Глава шестая Мир мертвых
В 1863 году Чарльз Диккенс посетил кладбище Кенсал-Грин, расположенное в миле к северо-западу от Паддингтонского вокзала, между Хэрроу-роуд и каналом Гранд-Юнион. После этого визита, в очередном номере своего журнала All the Year Round («Круглый год»), писатель отметил: «Французы считают, что жизнь англичан проходит лишь под влиянием меланхолии и сплина, именно поэтому мы сделали кладбища основным местом для прогулок». Со своей стороны, Диккенс признался, что блуждание по заросшему травой церковному погосту действительно доставляет ему большое удовольствие. «Здесь лежат бок о бок угнетатели и угнетенные, слуги и хозяева, великие и малые — всех уравняла смерть». «К сожалению, я не имел представления об английских загородных кладбищах, пока однажды, в жаркий июльский день не навестил Кенсал-Грин».

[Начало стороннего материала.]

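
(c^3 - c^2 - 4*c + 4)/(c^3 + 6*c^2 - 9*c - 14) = (c^2 + c - 2)/(c^2 + 8*c + 7)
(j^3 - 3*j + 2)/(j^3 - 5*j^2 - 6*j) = (-j^3 + 3*j - 2)/(j*(-j^2 + 5*j + 6))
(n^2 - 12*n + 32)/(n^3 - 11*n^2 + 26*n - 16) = (n - 4)/(n^2 - 3*n + 2)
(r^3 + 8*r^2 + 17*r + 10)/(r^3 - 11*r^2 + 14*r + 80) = (r^2 + 6*r + 5)/(r^2 - 13*r + 40)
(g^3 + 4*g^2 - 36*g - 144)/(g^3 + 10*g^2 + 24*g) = (g - 6)/g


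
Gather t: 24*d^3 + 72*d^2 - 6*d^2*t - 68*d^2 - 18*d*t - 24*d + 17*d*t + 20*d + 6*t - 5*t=24*d^3 + 4*d^2 - 4*d + t*(-6*d^2 - d + 1)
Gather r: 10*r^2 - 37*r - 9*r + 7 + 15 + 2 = 10*r^2 - 46*r + 24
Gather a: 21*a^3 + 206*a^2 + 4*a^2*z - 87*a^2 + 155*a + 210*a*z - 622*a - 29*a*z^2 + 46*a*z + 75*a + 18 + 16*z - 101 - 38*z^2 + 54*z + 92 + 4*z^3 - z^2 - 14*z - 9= 21*a^3 + a^2*(4*z + 119) + a*(-29*z^2 + 256*z - 392) + 4*z^3 - 39*z^2 + 56*z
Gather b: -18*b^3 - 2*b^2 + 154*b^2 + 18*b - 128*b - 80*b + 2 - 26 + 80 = -18*b^3 + 152*b^2 - 190*b + 56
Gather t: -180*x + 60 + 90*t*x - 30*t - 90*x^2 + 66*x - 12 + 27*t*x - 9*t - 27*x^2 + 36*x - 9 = t*(117*x - 39) - 117*x^2 - 78*x + 39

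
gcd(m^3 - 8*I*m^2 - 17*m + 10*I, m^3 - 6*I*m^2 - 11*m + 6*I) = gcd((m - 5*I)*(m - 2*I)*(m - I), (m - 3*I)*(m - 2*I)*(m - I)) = m^2 - 3*I*m - 2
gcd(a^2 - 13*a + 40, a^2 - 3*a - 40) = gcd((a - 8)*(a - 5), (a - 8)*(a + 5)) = a - 8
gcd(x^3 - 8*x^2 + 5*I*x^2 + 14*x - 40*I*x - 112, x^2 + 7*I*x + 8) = 1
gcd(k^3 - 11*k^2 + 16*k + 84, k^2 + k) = 1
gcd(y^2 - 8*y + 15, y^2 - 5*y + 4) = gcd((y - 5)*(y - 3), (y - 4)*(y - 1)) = 1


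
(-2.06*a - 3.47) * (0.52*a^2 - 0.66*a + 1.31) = -1.0712*a^3 - 0.4448*a^2 - 0.4084*a - 4.5457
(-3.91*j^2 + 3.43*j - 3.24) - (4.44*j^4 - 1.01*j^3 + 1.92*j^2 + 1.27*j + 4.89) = -4.44*j^4 + 1.01*j^3 - 5.83*j^2 + 2.16*j - 8.13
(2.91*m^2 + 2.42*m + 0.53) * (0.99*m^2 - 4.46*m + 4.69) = 2.8809*m^4 - 10.5828*m^3 + 3.3794*m^2 + 8.986*m + 2.4857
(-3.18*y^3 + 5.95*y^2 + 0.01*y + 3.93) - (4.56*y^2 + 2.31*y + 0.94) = -3.18*y^3 + 1.39*y^2 - 2.3*y + 2.99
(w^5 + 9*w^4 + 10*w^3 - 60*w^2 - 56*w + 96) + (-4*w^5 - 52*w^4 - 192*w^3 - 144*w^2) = -3*w^5 - 43*w^4 - 182*w^3 - 204*w^2 - 56*w + 96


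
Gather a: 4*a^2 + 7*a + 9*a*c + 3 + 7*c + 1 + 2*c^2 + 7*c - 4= 4*a^2 + a*(9*c + 7) + 2*c^2 + 14*c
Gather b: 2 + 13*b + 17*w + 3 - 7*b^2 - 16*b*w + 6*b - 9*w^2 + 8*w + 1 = -7*b^2 + b*(19 - 16*w) - 9*w^2 + 25*w + 6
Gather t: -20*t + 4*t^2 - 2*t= 4*t^2 - 22*t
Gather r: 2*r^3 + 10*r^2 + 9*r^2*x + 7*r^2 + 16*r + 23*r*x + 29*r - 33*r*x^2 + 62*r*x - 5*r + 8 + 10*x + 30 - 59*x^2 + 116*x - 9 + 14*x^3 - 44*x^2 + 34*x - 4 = 2*r^3 + r^2*(9*x + 17) + r*(-33*x^2 + 85*x + 40) + 14*x^3 - 103*x^2 + 160*x + 25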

В отличие от погостов, окружавших приходские церкви в центре города, пригородные кладбища располагались за его пределами и не были связаны с определенной приходской общиной. Хотя Кенсал-Грин (первое лондонское кладбище такого типа) открылось в 1832 году, представление о кладбище как об огромном, хорошо организованном пространстве, очевидно, было еще Диккенсу внове. Правда, в древние времена в Лондиниуме существовало целых три кладбища; все они были разбиты на северной стороне Темзы недалеко от крупных дорог: Восточное кладбище, например, находилось на месте сегодняшней Прескот-стрит в Тауэр-Хамлетс. Однако начиная с четвертого века «внешние» захоронения (то есть за пределами города) по религиозным соображениям перенесли поближе к церквям, на погосты: считалось, что близость к святому месту облегчит душам праведников поиск райских врат. К сожалению, эта удобная для праведных душ практика в реальности привела к скученности погребений — что было весьма опасно для здоровья живых горожан, и в долгосрочной перспективе могло иметь тяжкие последствия для всего города.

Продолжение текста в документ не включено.